LifeNews also has documented many cases where women died after legal abortions. These include Tonya Reaves, Cree Erwin, Diana Lopez, Holly Patterson and others.

Meanwhile, there has been no evidence to support abortion activists’ claims that pro-life laws kill women. In April, Robyn Schickler, chief medical officer for Planned Parenthood of Southwest and Central Florida, made one such claim. “I believe a six-week abortion ban will kill patients,” Schickler said right before the state legislature passed a heartbeat law.

But Texas began enforcing its heartbeat law in September 2021, and more than a dozen other states have since joined it in protecting unborn babies with elective abortion bans. In a year or more, there have not been any reports of women dying because of these pro-life laws.

However, tens of thousands of unborn babies’ lives have been saved. A new study by Johns Hopkins found that nearly 10,000 more babies were born in Texas after its heartbeat law went into effect.

The purpose of pro-life laws is to save lives, including mothers as well as unborn babies, and pro-life lawmakers write protections in the law to ensure that both are protected.

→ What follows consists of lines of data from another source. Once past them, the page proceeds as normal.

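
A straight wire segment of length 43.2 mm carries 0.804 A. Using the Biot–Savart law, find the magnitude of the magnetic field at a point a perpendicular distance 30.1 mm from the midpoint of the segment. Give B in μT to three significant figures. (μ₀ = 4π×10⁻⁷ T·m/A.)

For a finite straight segment, B = (μ₀I/4πd)(sinθ₁ + sinθ₂), where θ₁, θ₂ are the angles from the perpendicular to each end.
The perpendicular from the point meets the wire at its midpoint, so each end is L/2 = 0.0216 m away along the wire.
sinθ₁ = 0.0216/√(0.0216²+0.0301²) = 0.5830; sinθ₂ = 0.0216/√(0.0216²+0.0301²) = 0.5830.
B = (4π×10⁻⁷ × 0.804) / (4π × 0.0301) × (0.5830 + 0.5830) = 3.11×10⁻⁶ T.

B ≈ 3.11 μT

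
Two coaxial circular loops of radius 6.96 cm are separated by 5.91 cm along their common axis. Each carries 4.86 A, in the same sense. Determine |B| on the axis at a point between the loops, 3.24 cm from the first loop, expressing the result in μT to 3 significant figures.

Each loop contributes B = μ₀IR²/[2(R²+z²)^(3/2)] on the axis, with z measured from that loop.
Loop 1 (z = 0.0324 m): B₁ = 3.27×10⁻⁵ T. Loop 2 (z = 0.0267 m): B₂ = 3.57×10⁻⁵ T.
The fields add: B = B₁ + B₂ = 6.84×10⁻⁵ T.

B ≈ 68.4 μT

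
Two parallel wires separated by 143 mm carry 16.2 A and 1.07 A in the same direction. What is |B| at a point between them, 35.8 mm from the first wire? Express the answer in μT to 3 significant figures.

Each long wire gives B = μ₀I/(2πd). Distances are d₁ = 0.0358 m and d₂ = 0.1072 m.
B₁ = 9.05×10⁻⁵ T, B₂ = 2.00×10⁻⁶ T.
Between parallel currents the two contributions point in opposite directions, so they subtract. B = |B₁ − B₂| = |9.05×10⁻⁵ − 2.00×10⁻⁶| = 8.85×10⁻⁵ T.

B ≈ 88.5 μT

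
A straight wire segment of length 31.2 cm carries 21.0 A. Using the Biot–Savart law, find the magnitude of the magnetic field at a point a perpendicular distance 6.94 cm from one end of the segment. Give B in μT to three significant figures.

B ≈ 29.5 μT

For a finite straight segment, B = (μ₀I/4πd)(sinθ₁ + sinθ₂), where θ₁, θ₂ are the angles from the perpendicular to each end.
The perpendicular foot is at one end, so the two end-offsets along the wire are 0 and L = 0.312 m.
sinθ₁ = 0/√(0²+0.0694²) = 0.0000; sinθ₂ = 0.312/√(0.312²+0.0694²) = 0.9761.
B = (4π×10⁻⁷ × 21.0) / (4π × 0.0694) × (0.0000 + 0.9761) = 2.95×10⁻⁵ T.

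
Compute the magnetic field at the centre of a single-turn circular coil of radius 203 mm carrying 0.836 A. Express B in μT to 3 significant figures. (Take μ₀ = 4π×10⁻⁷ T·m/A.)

B ≈ 2.59 μT

At the centre of a circular loop the Biot–Savart law gives B = μ₀I/(2R).
B = (4π×10⁻⁷ × 0.836) / (2 × 0.203) = 2.59×10⁻⁶ T.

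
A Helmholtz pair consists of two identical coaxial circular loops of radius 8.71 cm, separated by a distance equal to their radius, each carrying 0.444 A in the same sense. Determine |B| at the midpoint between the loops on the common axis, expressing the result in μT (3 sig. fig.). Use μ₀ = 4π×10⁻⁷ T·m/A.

B ≈ 4.58 μT

Each loop contributes B = μ₀IR²/[2(R²+z²)^(3/2)] on the axis, with z measured from that loop.
Loop 1 (z = 0.04355 m): B₁ = 2.29×10⁻⁶ T. Loop 2 (z = 0.04355 m): B₂ = 2.29×10⁻⁶ T.
The fields add: B = B₁ + B₂ = 4.58×10⁻⁶ T.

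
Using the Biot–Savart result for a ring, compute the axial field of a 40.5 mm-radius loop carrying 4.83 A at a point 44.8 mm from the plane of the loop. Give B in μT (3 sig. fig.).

On the axis of a circular loop, B = μ₀IR² / [2(R²+z²)^(3/2)].
R² + z² = (0.0405)² + (0.0448)² = 0.003647 m², and (R²+z²)^(3/2) = 2.20×10⁻⁴ m³.
B = (4π×10⁻⁷ × 4.83 × 0.00164) / (2 × 2.20×10⁻⁴) = 2.26×10⁻⁵ T.

B ≈ 22.6 μT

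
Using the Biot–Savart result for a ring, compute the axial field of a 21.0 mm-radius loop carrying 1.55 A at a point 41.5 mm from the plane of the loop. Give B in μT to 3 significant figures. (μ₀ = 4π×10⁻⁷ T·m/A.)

On the axis of a circular loop, B = μ₀IR² / [2(R²+z²)^(3/2)].
R² + z² = (0.021)² + (0.0415)² = 0.002163 m², and (R²+z²)^(3/2) = 1.01×10⁻⁴ m³.
B = (4π×10⁻⁷ × 1.55 × 0.000441) / (2 × 1.01×10⁻⁴) = 4.27×10⁻⁶ T.

B ≈ 4.27 μT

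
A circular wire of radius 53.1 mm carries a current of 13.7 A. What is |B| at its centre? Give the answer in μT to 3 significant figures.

At the centre of a circular loop the Biot–Savart law gives B = μ₀I/(2R).
B = (4π×10⁻⁷ × 13.7) / (2 × 0.0531) = 1.62×10⁻⁴ T.

B ≈ 162 μT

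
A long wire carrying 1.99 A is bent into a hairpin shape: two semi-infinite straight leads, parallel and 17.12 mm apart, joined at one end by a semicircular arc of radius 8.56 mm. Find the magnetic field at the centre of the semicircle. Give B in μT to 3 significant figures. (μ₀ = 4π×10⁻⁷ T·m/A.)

The semicircular arc contributes B_arc = μ₀I·π/(4πR) = μ₀I/(4R) = 7.30×10⁻⁵ T.
Each semi-infinite lead is at perpendicular distance R = 0.00856 m from the centre, with the perpendicular foot at its near end, so it contributes μ₀I/(4πR); both point the same way, together 4.65×10⁻⁵ T.
Arc and leads all point the same direction: B = 7.30×10⁻⁵ + 4.65×10⁻⁵ = 1.20×10⁻⁴ T.

B ≈ 120 μT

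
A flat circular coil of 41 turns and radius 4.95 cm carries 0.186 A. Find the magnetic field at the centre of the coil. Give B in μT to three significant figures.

B ≈ 96.8 μT

For an N-turn flat coil, B = Nμ₀I/(2R) with R = 0.0495 m.
B = 41 × 2.36×10⁻⁶ T = 9.68×10⁻⁵ T.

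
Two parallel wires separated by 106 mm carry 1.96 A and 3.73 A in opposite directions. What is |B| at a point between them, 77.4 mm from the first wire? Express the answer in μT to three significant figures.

Each long wire gives B = μ₀I/(2πd). Distances are d₁ = 0.0774 m and d₂ = 0.0286 m.
B₁ = 5.06×10⁻⁶ T, B₂ = 2.61×10⁻⁵ T.
Between antiparallel currents both contributions point the same way, so they add. B = B₁ + B₂ = 5.06×10⁻⁶ + 2.61×10⁻⁵ = 3.11×10⁻⁵ T.

B ≈ 31.1 μT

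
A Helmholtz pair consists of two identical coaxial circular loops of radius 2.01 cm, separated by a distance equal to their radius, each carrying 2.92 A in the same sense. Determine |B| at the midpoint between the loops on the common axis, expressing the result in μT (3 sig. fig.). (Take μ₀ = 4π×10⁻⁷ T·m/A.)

B ≈ 131 μT

Each loop contributes B = μ₀IR²/[2(R²+z²)^(3/2)] on the axis, with z measured from that loop.
Loop 1 (z = 0.01005 m): B₁ = 6.53×10⁻⁵ T. Loop 2 (z = 0.01005 m): B₂ = 6.53×10⁻⁵ T.
The fields add: B = B₁ + B₂ = 1.31×10⁻⁴ T.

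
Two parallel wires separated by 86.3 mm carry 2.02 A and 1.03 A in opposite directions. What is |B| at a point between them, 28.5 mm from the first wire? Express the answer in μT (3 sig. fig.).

B ≈ 17.7 μT

Each long wire gives B = μ₀I/(2πd). Distances are d₁ = 0.0285 m and d₂ = 0.0578 m.
B₁ = 1.42×10⁻⁵ T, B₂ = 3.56×10⁻⁶ T.
Between antiparallel currents both contributions point the same way, so they add. B = B₁ + B₂ = 1.42×10⁻⁵ + 3.56×10⁻⁶ = 1.77×10⁻⁵ T.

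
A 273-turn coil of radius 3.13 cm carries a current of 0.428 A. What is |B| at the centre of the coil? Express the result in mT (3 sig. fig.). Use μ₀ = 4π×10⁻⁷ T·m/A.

B ≈ 2.35 mT

For an N-turn flat coil, B = Nμ₀I/(2R) with R = 0.0313 m.
B = 273 × 8.59×10⁻⁶ T = 2.35×10⁻³ T.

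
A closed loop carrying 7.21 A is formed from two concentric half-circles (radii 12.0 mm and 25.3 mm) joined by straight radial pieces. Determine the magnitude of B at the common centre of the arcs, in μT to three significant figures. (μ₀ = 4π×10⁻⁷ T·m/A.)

The radial connectors point toward the centre, so dl × r̂ = 0 and they contribute nothing.
Each semicircle gives μ₀I/(4R): inner arc 1.89×10⁻⁴ T, outer arc 8.95×10⁻⁵ T.
The two arcs carry current in opposite angular senses, so their fields oppose: B = |1.89×10⁻⁴ − 8.95×10⁻⁵| = 9.92×10⁻⁵ T.

B ≈ 99.2 μT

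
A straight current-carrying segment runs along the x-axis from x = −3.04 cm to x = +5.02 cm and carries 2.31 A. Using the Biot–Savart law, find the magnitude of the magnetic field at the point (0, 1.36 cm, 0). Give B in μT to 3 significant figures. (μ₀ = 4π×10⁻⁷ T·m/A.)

B ≈ 31.9 μT

For a finite straight segment, B = (μ₀I/4πd)(sinθ₁ + sinθ₂), where θ₁, θ₂ are the angles from the perpendicular to each end.
The perpendicular distance is d = 0.0136 m; the end-offsets along the wire are a = 0.0304 m and b = 0.0502 m.
sinθ₁ = 0.0304/√(0.0304²+0.0136²) = 0.9128; sinθ₂ = 0.0502/√(0.0502²+0.0136²) = 0.9652.
B = (4π×10⁻⁷ × 2.31) / (4π × 0.0136) × (0.9128 + 0.9652) = 3.19×10⁻⁵ T.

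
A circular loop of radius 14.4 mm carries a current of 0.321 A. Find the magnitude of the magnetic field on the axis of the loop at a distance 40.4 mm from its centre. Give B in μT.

On the axis of a circular loop, B = μ₀IR² / [2(R²+z²)^(3/2)].
R² + z² = (0.0144)² + (0.0404)² = 0.00184 m², and (R²+z²)^(3/2) = 7.89×10⁻⁵ m³.
B = (4π×10⁻⁷ × 0.321 × 0.0002074) / (2 × 7.89×10⁻⁵) = 5.30×10⁻⁷ T.

B ≈ 0.530 μT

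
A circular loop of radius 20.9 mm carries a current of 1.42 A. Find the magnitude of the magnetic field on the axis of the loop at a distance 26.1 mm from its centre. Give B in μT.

B ≈ 10.4 μT

On the axis of a circular loop, B = μ₀IR² / [2(R²+z²)^(3/2)].
R² + z² = (0.0209)² + (0.0261)² = 0.001118 m², and (R²+z²)^(3/2) = 3.74×10⁻⁵ m³.
B = (4π×10⁻⁷ × 1.42 × 0.0004368) / (2 × 3.74×10⁻⁵) = 1.04×10⁻⁵ T.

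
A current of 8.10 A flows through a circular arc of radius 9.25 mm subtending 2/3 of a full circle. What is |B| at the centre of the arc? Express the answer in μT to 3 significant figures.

B ≈ 367 μT

The Biot–Savart field of a circular arc at its centre is B = μ₀Iφ/(4πR), with φ = 4.189 rad.
B = (4π×10⁻⁷ × 8.10 × 4.189) / (4π × 0.00925) = 3.67×10⁻⁴ T.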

Extensive research by the Charlotte Lozier Institute found that all state abortion restrictions permit “abortion in those rare and heartbreaking circumstances when it is necessary to save the life of a pregnant woman,” including for miscarriages and ectopic pregnancies.

“A plain reading of any of these statutes easily refutes the false and dangerous misinformation being spread by pro-abortion activists,” the researchers found.

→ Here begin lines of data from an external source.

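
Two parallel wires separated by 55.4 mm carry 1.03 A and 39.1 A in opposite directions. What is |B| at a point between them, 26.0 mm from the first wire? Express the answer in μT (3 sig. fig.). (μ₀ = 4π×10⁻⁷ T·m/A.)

Each long wire gives B = μ₀I/(2πd). Distances are d₁ = 0.026 m and d₂ = 0.0294 m.
B₁ = 7.92×10⁻⁶ T, B₂ = 2.66×10⁻⁴ T.
Between antiparallel currents both contributions point the same way, so they add. B = B₁ + B₂ = 7.92×10⁻⁶ + 2.66×10⁻⁴ = 2.74×10⁻⁴ T.

B ≈ 274 μT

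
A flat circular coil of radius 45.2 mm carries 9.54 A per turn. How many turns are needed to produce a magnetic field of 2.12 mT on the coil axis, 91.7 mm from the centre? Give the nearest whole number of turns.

N = 185

For an N-turn coil, B = Nμ₀IR²/[2(R²+z²)^(3/2)]. A single turn gives B₁ = 1.15×10⁻⁵ T with R = 0.0452 m, z = 0.0917 m.
N = B/B₁ = 2.12×10⁻³ / 1.15×10⁻⁵ = 184.98.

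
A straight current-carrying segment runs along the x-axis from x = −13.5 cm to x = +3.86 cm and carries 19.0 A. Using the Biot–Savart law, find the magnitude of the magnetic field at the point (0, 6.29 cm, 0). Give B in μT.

B ≈ 43.2 μT

For a finite straight segment, B = (μ₀I/4πd)(sinθ₁ + sinθ₂), where θ₁, θ₂ are the angles from the perpendicular to each end.
The perpendicular distance is d = 0.0629 m; the end-offsets along the wire are a = 0.135 m and b = 0.0386 m.
sinθ₁ = 0.135/√(0.135²+0.0629²) = 0.9064; sinθ₂ = 0.0386/√(0.0386²+0.0629²) = 0.5230.
B = (4π×10⁻⁷ × 19.0) / (4π × 0.0629) × (0.9064 + 0.5230) = 4.32×10⁻⁵ T.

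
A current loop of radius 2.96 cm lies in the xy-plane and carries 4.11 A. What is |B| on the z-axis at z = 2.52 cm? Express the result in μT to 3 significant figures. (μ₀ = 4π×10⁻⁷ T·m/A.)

B ≈ 38.5 μT

On the axis of a circular loop, B = μ₀IR² / [2(R²+z²)^(3/2)].
R² + z² = (0.0296)² + (0.0252)² = 0.001511 m², and (R²+z²)^(3/2) = 5.87×10⁻⁵ m³.
B = (4π×10⁻⁷ × 4.11 × 0.0008762) / (2 × 5.87×10⁻⁵) = 3.85×10⁻⁵ T.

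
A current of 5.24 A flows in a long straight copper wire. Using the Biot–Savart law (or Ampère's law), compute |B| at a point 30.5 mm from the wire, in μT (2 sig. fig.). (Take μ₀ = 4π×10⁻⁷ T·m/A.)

For an infinitely long straight wire, B = μ₀I/(2πd).
B = (4π×10⁻⁷ × 5.24) / (2π × 0.0305) = 3.44×10⁻⁵ T.

B ≈ 34 μT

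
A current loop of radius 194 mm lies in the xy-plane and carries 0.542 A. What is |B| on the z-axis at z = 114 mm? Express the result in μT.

On the axis of a circular loop, B = μ₀IR² / [2(R²+z²)^(3/2)].
R² + z² = (0.194)² + (0.114)² = 0.05063 m², and (R²+z²)^(3/2) = 1.14×10⁻² m³.
B = (4π×10⁻⁷ × 0.542 × 0.03764) / (2 × 1.14×10⁻²) = 1.12×10⁻⁶ T.

B ≈ 1.12 μT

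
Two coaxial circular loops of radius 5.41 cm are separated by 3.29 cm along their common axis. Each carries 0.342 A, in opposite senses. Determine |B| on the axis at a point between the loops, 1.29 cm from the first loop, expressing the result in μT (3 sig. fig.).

B ≈ 0.378 μT

Each loop contributes B = μ₀IR²/[2(R²+z²)^(3/2)] on the axis, with z measured from that loop.
Loop 1 (z = 0.0129 m): B₁ = 3.66×10⁻⁶ T. Loop 2 (z = 0.02 m): B₂ = 3.28×10⁻⁶ T.
The fields oppose: B = |B₁ − B₂| = 3.78×10⁻⁷ T.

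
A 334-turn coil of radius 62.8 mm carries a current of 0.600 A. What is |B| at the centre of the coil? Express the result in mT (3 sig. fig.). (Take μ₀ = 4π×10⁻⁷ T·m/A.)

For an N-turn flat coil, B = Nμ₀I/(2R) with R = 0.0628 m.
B = 334 × 6.00×10⁻⁶ T = 2.01×10⁻³ T.

B ≈ 2.01 mT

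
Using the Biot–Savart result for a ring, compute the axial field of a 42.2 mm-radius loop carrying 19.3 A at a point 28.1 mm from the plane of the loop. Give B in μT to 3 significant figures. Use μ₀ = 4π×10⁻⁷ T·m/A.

On the axis of a circular loop, B = μ₀IR² / [2(R²+z²)^(3/2)].
R² + z² = (0.0422)² + (0.0281)² = 0.00257 m², and (R²+z²)^(3/2) = 1.30×10⁻⁴ m³.
B = (4π×10⁻⁷ × 19.3 × 0.001781) / (2 × 1.30×10⁻⁴) = 1.66×10⁻⁴ T.

B ≈ 166 μT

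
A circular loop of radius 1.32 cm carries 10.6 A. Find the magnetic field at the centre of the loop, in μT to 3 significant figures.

At the centre of a circular loop the Biot–Savart law gives B = μ₀I/(2R).
B = (4π×10⁻⁷ × 10.6) / (2 × 0.0132) = 5.05×10⁻⁴ T.

B ≈ 505 μT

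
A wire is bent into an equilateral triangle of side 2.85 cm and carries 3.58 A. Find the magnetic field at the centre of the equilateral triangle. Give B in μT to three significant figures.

B ≈ 226 μT

Each side is a finite straight segment at perpendicular distance d = a/(2 tan(π/3)) = 0.008227 m from the centre, with end-angles ±π/3.
One side contributes B₁ = (μ₀I/4πd)·2 sin(π/3) = 7.54×10⁻⁵ T.
All 3 sides add in the same direction: B = 3 × 7.54×10⁻⁵ = 2.26×10⁻⁴ T.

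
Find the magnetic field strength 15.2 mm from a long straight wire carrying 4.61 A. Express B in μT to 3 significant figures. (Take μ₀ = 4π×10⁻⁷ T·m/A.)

B ≈ 60.7 μT

For an infinitely long straight wire, B = μ₀I/(2πd).
B = (4π×10⁻⁷ × 4.61) / (2π × 0.0152) = 6.07×10⁻⁵ T.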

Since the overturning of Roe v. Wademany doctors have confirmed that women do not need to fear because pro-life laws protect their lives, too.

In September, Dr. Monique Chireau Wubbenhorst, a prominent OB-GYN, told Congress: “Abortion neither prevents, treats, or palliates any disease. It has instead as its goal the death of a human being. It is therefore not health care for the mother or her fetus, and research confirms this because the majority of OB-GYNs do not do abortions.”

Other doctors told The Spectator that it’s the lies about pro-life laws that really are creating confusion and putting women’s lives at risk. They accused some of their abortion-supporting colleagues of putting abortion politics ahead of their patients.